極楽寺は海南市下津町塩津の峠に近い高台に建てられている浄土宗の寺院である。
当寺院の創建は寛永元年(1624)とされ、五摂家のひとつである一条家の祈祷寺である。文化6年(1809)この一条家から納められたという紙水墨書伏見天皇宸翰(しんかん)「唯識三十頌(ゆいしきさんじゅうじゅ)」一帖 は国の重要文化財である。唯識三十頌とは4~5世紀の頃インドの僧「世親(せしん)」が、人間の精神構造を説いた唯識説の根本義を30の偈頌(げじゅ 詩の形で教理を述べたもの)にまとめた論書で、本品は伏見天皇のご宸筆で、全文を天皇が草書体で筆写されている。

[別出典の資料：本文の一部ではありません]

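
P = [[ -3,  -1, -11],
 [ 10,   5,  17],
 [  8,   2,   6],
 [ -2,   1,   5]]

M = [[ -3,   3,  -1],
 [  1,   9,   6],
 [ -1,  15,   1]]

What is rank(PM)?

First compute PM:
[[ 19, -183, -14],
 [-42, 330,  37],
 [-28, 132,  10],
 [  2,  78,  13]]
Now row reduce the product.
R2 ← R2 + (42/19)·R1: [0, -1416/19, 115/19]
R3 ← R3 + (28/19)·R1: [0, -2616/19, -202/19]
R4 ← R4 − (2/19)·R1: [0, 1848/19, 275/19]
R3 ← R3 − (109/59)·R2: [0, 0, -1287/59]
R4 ← R4 + (77/59)·R2: [0, 0, 1320/59]
R4 ← R4 + (40/39)·R3: [0, 0, 0]
3 nonzero rows, so rank(PM) = 3.

3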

当寺院から一望できる塩津港は、近世において紀中北端の集荷港であり、対岸の紀北南端の集荷港 和歌浦との貨客の荷役運送、関東や瀬戸内への貨客の運送、又、五島列島や房総沖等への遠洋漁業の基地として重要な港であり、「塩津千軒、神戸(かんべ)千軒」といわれた程繁栄した港であった。

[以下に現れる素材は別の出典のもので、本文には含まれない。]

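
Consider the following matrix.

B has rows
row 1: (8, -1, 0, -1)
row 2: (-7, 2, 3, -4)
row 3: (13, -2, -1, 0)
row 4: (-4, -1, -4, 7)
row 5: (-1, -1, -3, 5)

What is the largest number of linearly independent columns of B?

Row reduce to echelon form.
R2 ← R2 + (7/8)·R1: [0, 9/8, 3, -39/8]
R3 ← R3 − (13/8)·R1: [0, -3/8, -1, 13/8]
R4 ← R4 + (1/2)·R1: [0, -3/2, -4, 13/2]
R5 ← R5 + (1/8)·R1: [0, -9/8, -3, 39/8]
R3 ← R3 + (1/3)·R2: [0, 0, 0, 0]
R4 ← R4 + (4/3)·R2: [0, 0, 0, 0]
R5 ← R5 + R2: [0, 0, 0, 0]
Echelon form has 2 nonzero rows, so rank(B) = 2.
The rank gives the maximum number of linearly independent columns: 2.

2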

又、平成22年のNHK大河ドラマ「龍馬伝」でも演じられた「いろは丸事件」(龍馬達海援隊が乗っていたいろは丸と紀州藩の軍艦明光丸が、瀬戸内海 鞆の浦の沖で衝突し、龍馬のハッタリに紀州藩が賠償金七万両を支払わされた事件) では、紀州藩の明光丸はその停泊港であった塩津港から出港していたのである。しかし現在の塩津港はその1/10が埋め立てられ昔の面影は薄れてはいるが、建屋のたたずまいや神社仏閣 又民俗芸能等がそこかしこに残っており、その繁栄をうかがうことができる。
当寺院にはこの他「薬師三尊」が秘仏として安置されている。この薬師三尊は紀州藩初代藩主頼宣公の念持仏だったもので、お厨司の中に収められ大切にお祀りされている。又、当寺院は江戸時代の浄土宗の念仏行者「徳本上人」とも縁が深く、その六字名号石が境内に建立されている。

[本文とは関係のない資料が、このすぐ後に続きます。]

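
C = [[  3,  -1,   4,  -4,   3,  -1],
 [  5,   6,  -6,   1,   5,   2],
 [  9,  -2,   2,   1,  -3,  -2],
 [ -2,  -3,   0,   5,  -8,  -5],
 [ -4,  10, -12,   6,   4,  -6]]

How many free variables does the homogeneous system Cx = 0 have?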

過去話題になった推理映画「八ッ墓村」も、この寺の境内とその周辺でロケが行われ、一時期有名になった。
私はこの極楽寺のすぐそばで生まれ、子供の頃はこの寺の境内が遊び場のひとつであったし、寺が開く日曜学校にもよく通った。従って塩津とこの極楽寺には今でも深い愛着がある。